I would really like a distilled collection of the strongest arguments.
Does anyone know if this has been done?
If not, I might try to make it. So, any replies pointing me to resources with arguments that I've missed (in my own answer) would also be much appreciated!
Clarification: I'm most interested in arguments that alignment failure is plausible, rather than merely that it is possible (there are already examples that establish the possibility of outer and inner alignment failure for current ML systems, which probably implies we can't rule it out for more advanced versions of these systems either).
I feel that Christiano's post here is pretty good at identifying plausible failure modes inside society that lead to unaligned agents not being corrected. My recollection of that post is partly why I mentioned the posts under that tag.
There is an interesting question of methodology here: if you want to estimate the probability that society will fail in this this way in handing the impact of AI, do you send a poll to a bunch of AI technology experts, or should you be polling a bunch of global warming activists or historians of the tobacco industry instead? But I think I am reading in your work that this question is no news to you.
Several of the AI alignment organisations you polled have people in them who produced work like this examination of the nuclear arms race. I wonder what happens in your analysis of your polling data if you single out this type of respondent specifically.
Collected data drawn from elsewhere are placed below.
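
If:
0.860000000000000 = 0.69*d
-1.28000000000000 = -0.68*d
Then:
No Solution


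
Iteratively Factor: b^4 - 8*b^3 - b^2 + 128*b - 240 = (b - 3)*(b^3 - 5*b^2 - 16*b + 80) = (b - 3)*(b + 4)*(b^2 - 9*b + 20) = (b - 4)*(b - 3)*(b + 4)*(b - 5)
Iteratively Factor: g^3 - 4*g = (g)*(g^2 - 4) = g*(g + 2)*(g - 2)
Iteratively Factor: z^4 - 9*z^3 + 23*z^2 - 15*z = (z - 3)*(z^3 - 6*z^2 + 5*z) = (z - 5)*(z - 3)*(z^2 - z) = (z - 5)*(z - 3)*(z - 1)*(z)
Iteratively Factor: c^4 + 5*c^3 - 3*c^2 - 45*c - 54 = (c + 2)*(c^3 + 3*c^2 - 9*c - 27) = (c - 3)*(c + 2)*(c^2 + 6*c + 9) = (c - 3)*(c + 2)*(c + 3)*(c + 3)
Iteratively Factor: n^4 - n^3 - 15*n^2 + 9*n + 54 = (n - 3)*(n^3 + 2*n^2 - 9*n - 18) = (n - 3)*(n + 3)*(n^2 - n - 6) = (n - 3)^2*(n + 3)*(n + 2)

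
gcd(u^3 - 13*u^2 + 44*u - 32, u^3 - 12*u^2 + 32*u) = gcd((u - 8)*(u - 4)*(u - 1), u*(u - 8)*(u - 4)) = u^2 - 12*u + 32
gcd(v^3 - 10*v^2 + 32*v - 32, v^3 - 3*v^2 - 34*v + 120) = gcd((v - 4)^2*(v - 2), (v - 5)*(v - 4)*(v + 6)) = v - 4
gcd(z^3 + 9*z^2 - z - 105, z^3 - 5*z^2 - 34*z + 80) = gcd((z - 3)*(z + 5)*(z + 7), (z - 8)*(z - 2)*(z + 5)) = z + 5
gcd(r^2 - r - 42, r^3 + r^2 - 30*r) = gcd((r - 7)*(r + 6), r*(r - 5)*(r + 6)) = r + 6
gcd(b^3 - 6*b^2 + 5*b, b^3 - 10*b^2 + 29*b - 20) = b^2 - 6*b + 5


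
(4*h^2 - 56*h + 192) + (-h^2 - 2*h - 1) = 3*h^2 - 58*h + 191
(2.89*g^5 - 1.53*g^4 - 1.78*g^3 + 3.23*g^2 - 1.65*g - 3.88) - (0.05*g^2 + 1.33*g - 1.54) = 2.89*g^5 - 1.53*g^4 - 1.78*g^3 + 3.18*g^2 - 2.98*g - 2.34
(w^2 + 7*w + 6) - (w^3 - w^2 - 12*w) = -w^3 + 2*w^2 + 19*w + 6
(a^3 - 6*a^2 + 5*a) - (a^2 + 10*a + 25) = a^3 - 7*a^2 - 5*a - 25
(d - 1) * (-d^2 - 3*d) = -d^3 - 2*d^2 + 3*d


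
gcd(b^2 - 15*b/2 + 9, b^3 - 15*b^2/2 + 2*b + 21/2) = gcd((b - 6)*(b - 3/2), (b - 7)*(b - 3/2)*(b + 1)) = b - 3/2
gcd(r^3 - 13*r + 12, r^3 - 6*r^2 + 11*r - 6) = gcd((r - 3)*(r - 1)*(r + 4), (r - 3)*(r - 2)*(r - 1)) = r^2 - 4*r + 3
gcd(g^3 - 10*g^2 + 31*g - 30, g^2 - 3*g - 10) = g - 5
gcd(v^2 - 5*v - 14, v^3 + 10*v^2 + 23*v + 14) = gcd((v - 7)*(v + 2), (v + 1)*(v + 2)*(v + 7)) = v + 2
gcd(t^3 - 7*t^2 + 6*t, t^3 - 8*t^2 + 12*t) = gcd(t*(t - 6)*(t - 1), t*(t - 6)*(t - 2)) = t^2 - 6*t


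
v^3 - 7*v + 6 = (v - 2)*(v - 1)*(v + 3)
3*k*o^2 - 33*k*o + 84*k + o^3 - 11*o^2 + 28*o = (3*k + o)*(o - 7)*(o - 4)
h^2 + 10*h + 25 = (h + 5)^2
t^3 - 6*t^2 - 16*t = t*(t - 8)*(t + 2)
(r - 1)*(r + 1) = r^2 - 1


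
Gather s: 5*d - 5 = 5*d - 5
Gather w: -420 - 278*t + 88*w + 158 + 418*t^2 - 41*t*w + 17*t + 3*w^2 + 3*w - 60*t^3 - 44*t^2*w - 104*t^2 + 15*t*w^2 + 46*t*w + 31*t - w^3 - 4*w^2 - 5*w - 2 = -60*t^3 + 314*t^2 - 230*t - w^3 + w^2*(15*t - 1) + w*(-44*t^2 + 5*t + 86) - 264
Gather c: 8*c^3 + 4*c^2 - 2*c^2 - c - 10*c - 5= 8*c^3 + 2*c^2 - 11*c - 5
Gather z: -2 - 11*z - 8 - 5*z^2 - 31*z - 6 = -5*z^2 - 42*z - 16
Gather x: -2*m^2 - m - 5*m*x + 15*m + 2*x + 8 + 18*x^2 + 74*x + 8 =-2*m^2 + 14*m + 18*x^2 + x*(76 - 5*m) + 16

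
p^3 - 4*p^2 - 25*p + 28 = (p - 7)*(p - 1)*(p + 4)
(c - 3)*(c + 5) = c^2 + 2*c - 15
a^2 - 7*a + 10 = (a - 5)*(a - 2)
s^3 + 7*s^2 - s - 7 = (s - 1)*(s + 1)*(s + 7)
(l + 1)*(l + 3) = l^2 + 4*l + 3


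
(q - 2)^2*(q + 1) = q^3 - 3*q^2 + 4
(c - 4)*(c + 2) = c^2 - 2*c - 8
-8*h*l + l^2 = l*(-8*h + l)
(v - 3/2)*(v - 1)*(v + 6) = v^3 + 7*v^2/2 - 27*v/2 + 9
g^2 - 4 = (g - 2)*(g + 2)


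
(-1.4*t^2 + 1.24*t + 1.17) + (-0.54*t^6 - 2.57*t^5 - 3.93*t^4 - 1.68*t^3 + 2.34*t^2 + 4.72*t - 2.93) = -0.54*t^6 - 2.57*t^5 - 3.93*t^4 - 1.68*t^3 + 0.94*t^2 + 5.96*t - 1.76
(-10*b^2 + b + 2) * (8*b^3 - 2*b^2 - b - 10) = -80*b^5 + 28*b^4 + 24*b^3 + 95*b^2 - 12*b - 20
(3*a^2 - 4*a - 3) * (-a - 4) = -3*a^3 - 8*a^2 + 19*a + 12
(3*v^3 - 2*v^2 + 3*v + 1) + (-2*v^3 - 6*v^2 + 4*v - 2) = v^3 - 8*v^2 + 7*v - 1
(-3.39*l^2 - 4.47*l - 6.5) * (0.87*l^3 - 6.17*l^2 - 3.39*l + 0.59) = -2.9493*l^5 + 17.0274*l^4 + 33.417*l^3 + 53.2582*l^2 + 19.3977*l - 3.835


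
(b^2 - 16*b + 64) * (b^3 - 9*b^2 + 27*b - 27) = b^5 - 25*b^4 + 235*b^3 - 1035*b^2 + 2160*b - 1728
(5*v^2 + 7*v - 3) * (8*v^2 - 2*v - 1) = 40*v^4 + 46*v^3 - 43*v^2 - v + 3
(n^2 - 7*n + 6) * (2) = 2*n^2 - 14*n + 12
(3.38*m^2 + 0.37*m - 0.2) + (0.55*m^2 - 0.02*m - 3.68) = 3.93*m^2 + 0.35*m - 3.88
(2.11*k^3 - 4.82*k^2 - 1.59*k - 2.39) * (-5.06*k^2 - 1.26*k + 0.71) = -10.6766*k^5 + 21.7306*k^4 + 15.6167*k^3 + 10.6746*k^2 + 1.8825*k - 1.6969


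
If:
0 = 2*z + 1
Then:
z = -1/2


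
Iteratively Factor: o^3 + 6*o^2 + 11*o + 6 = (o + 1)*(o^2 + 5*o + 6) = (o + 1)*(o + 3)*(o + 2)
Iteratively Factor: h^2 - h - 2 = (h - 2)*(h + 1)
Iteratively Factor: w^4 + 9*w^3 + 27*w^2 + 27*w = (w + 3)*(w^3 + 6*w^2 + 9*w) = (w + 3)^2*(w^2 + 3*w) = (w + 3)^3*(w)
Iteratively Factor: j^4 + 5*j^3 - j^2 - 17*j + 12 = (j - 1)*(j^3 + 6*j^2 + 5*j - 12) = (j - 1)^2*(j^2 + 7*j + 12) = (j - 1)^2*(j + 4)*(j + 3)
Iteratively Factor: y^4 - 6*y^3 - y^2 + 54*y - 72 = (y - 4)*(y^3 - 2*y^2 - 9*y + 18) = (y - 4)*(y - 2)*(y^2 - 9) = (y - 4)*(y - 2)*(y + 3)*(y - 3)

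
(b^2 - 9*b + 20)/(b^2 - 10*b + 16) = (b^2 - 9*b + 20)/(b^2 - 10*b + 16)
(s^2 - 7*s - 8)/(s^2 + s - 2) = (s^2 - 7*s - 8)/(s^2 + s - 2)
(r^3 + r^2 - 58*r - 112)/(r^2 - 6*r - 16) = r + 7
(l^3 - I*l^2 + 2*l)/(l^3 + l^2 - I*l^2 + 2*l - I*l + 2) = l/(l + 1)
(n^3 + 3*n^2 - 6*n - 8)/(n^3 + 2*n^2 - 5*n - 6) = (n + 4)/(n + 3)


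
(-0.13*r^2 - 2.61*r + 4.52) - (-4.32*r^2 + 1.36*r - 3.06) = 4.19*r^2 - 3.97*r + 7.58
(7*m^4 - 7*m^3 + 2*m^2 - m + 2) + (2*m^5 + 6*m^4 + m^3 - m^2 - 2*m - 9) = 2*m^5 + 13*m^4 - 6*m^3 + m^2 - 3*m - 7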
In my own experience in analysing polling results with this type of response rate, I would be surprised however if you could find a clear signal above the noise floor.
Agree, that is why I am occasionally reading various posts with failure scenarios and polls of experts. To be clear: my personal choice of alignment research subjects is only partially motivated by what I think is the most important to work to do, if I want to have the best chance of helping. Another driver is that I want to have some fun with mathematics. I tend to work on problems which lie in the intersection of those two fuzzy sets.